The advent of complex morality and philosophy never occurred, because there was no dissent. Art is invariably religious in nature. Technology lags far behind our own because there are no wars to spur it's development. All of the world gives charitably to those in need, so there is no hunger, poverty or upper class. As a result of this, there is very little ambition, as great accomplishments net you nothing but local fame (as the lack of warfare inhibited the advent of electronic communications, and the global media).
So what value is left? The production of beautiful artworks happens not to make people happy, but to glorify god. People are good not because they want to be good, but to avoid going to hell. Technology and the sciences are seriously underrated. There is no fortune for the ambitious to aspire to, no fame either. There is no conflict through which we can test ourselves, no difficult trials by which we temper ourselves, no diversity to explore, no differences to resolve. Everyone is the same religion. Everyone has the same social standing (except maybe the clerics). Life is stale, meaningless and pointless in this hypothetical world, and since suicide is a sin, there is no escape.
What if the evidence were not so blatant? What if it were something as subtle as the discovery in the far future that each extraterrestrial sentient species has a religion which corresponds exactly to Christianity? Well, Christianity adherency would explode.
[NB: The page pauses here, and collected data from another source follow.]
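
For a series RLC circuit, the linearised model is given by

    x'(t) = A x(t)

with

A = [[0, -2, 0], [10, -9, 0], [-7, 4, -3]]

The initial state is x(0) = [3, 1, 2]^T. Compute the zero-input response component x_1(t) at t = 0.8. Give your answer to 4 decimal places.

det(sI - A) = s^3 - (tr A)s^2 + (M11 + M22 + M33)s - det A, where Mii is the 2×2 principal minor of A obtained by deleting row i and column i.
tr A = 0 + (-9) + (-3) = -12; M11 = (-9)·(-3) - 0·4 = 27 - 0 = 27; M22 = 0·(-3) - 0·(-7) = 0 - 0 = 0; M33 = 0·(-9) - (-2)·10 = 0 - (-20) = 20; sum of minors = 47.
det A = 0·((-9)·(-3) - 0·4) - (-2)·(10·(-3) - 0·(-7)) + 0·(10·4 - (-9)·(-7)) = 0·27 - (-2)·(-30) + 0·(-23) = -60.
So p(s) = det(sI - A) = s^3 + 12s^2 + 47s + 60.
Rational-root test: any integer root divides 60. Testing small divisors, s = -3 works: p(-3) = -27 + 108 + (-141) + 60 = 0, so (s + 3) is a factor.
Dividing, p(s) = (s + 3)(s^2 + 9s + 20).
Factor s^2 + 9s + 20: two numbers with sum -9 and product 20 are -4 and -5, so s^2 + 9s + 20 = (s + 4)(s + 5).
Hence p(s) = (s + 3) (s + 4) (s + 5), with roots -5, -4, -3.
The eigenvalues -5, -4, -3 are distinct and real, so A is diagonalisable and x(t) = e^{At} x(0) = V diag(e^{λ_i t}) V^{-1} x(0), where the columns of V are the eigenvectors.
λ = -5: A - (-5)I = [[5, -2, 0], [10, -4, 0], [-7, 4, 2]]. v must be orthogonal to every row; (row 1) × (row 3) = [-4, -10, 6], so take v_1 = [2, 5, -3]^T.
λ = -4: A - (-4)I = [[4, -2, 0], [10, -5, 0], [-7, 4, 1]]. v must be orthogonal to every row; (row 1) × (row 3) = [-2, -4, 2], so take v_2 = [1, 2, -1]^T.
λ = -3: A - (-3)I = [[3, -2, 0], [10, -6, 0], [-7, 4, 0]]. v must be orthogonal to every row; (row 1) × (row 2) = [0, 0, 2], so take v_3 = [0, 0, 1]^T.
V = [v_1 v_2 v_3] = [[2, 1, 0], [5, 2, 0], [-3, -1, 1]] has det V = -1, so V^{-1} = adj(V)/det V = [[-2, 1, 0], [5, -2, 0], [-1, 1, 1]].
Modal coordinates z(0) = V^{-1} x(0): (-2)·3 + 1·1 + 0·2 = -5; 5·3 + (-2)·1 + 0·2 = 13; (-1)·3 + 1·1 + 1·2 = 0; so z(0) = [-5, 13, 0]^T.
x_1(t) = Σ_i (v_i)_1 · z_i(0) · e^{λ_i t} (row 1 of V times the modal terms).
x_1(0.8) = 2·(-5)·e^{-5·0.8} + 1·13·e^{-4·0.8} + 0·0·e^{-3·0.8} = (-10)·0.01831564 + 13·0.04076220 + 0·0.09071795 = 0.3468.

0.3468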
Untold billions would convert (remember, these aliens are as shocked to discover this as we are), comparisons would arise between the various versions, eventually congealing into one universal religion. Other religions die out, slowly. The various denominations of Christianity die out, as their tenets are shown to be in conflict with the 'truth'. A few generations pass, and you end up with a galaxy/galactic cluster/universe which resembles the one I described earlier, albeit with better technology.
When the existence of god is knowledge, instead of belief, the nature of mankind and of god shifts from the worthy to the worthless. God is little more than a glorified nerd, playing solitaire on his computer, while mankind is little more than a glorified computer program, mindlessly performing the function that it's user set it to.
But when the existence of god is an unknown and unknowable factor, we see the world we live in. A world of strife and evil, to be sure, but also a world of ambition, accomplishment and victory. A world in which art has value, in which differences can be appreciated as well as being a source of dissent.
And so we arrive back at the initial question. Does god exist?
The answer is the one which works the best for us, and for god. "We don't know."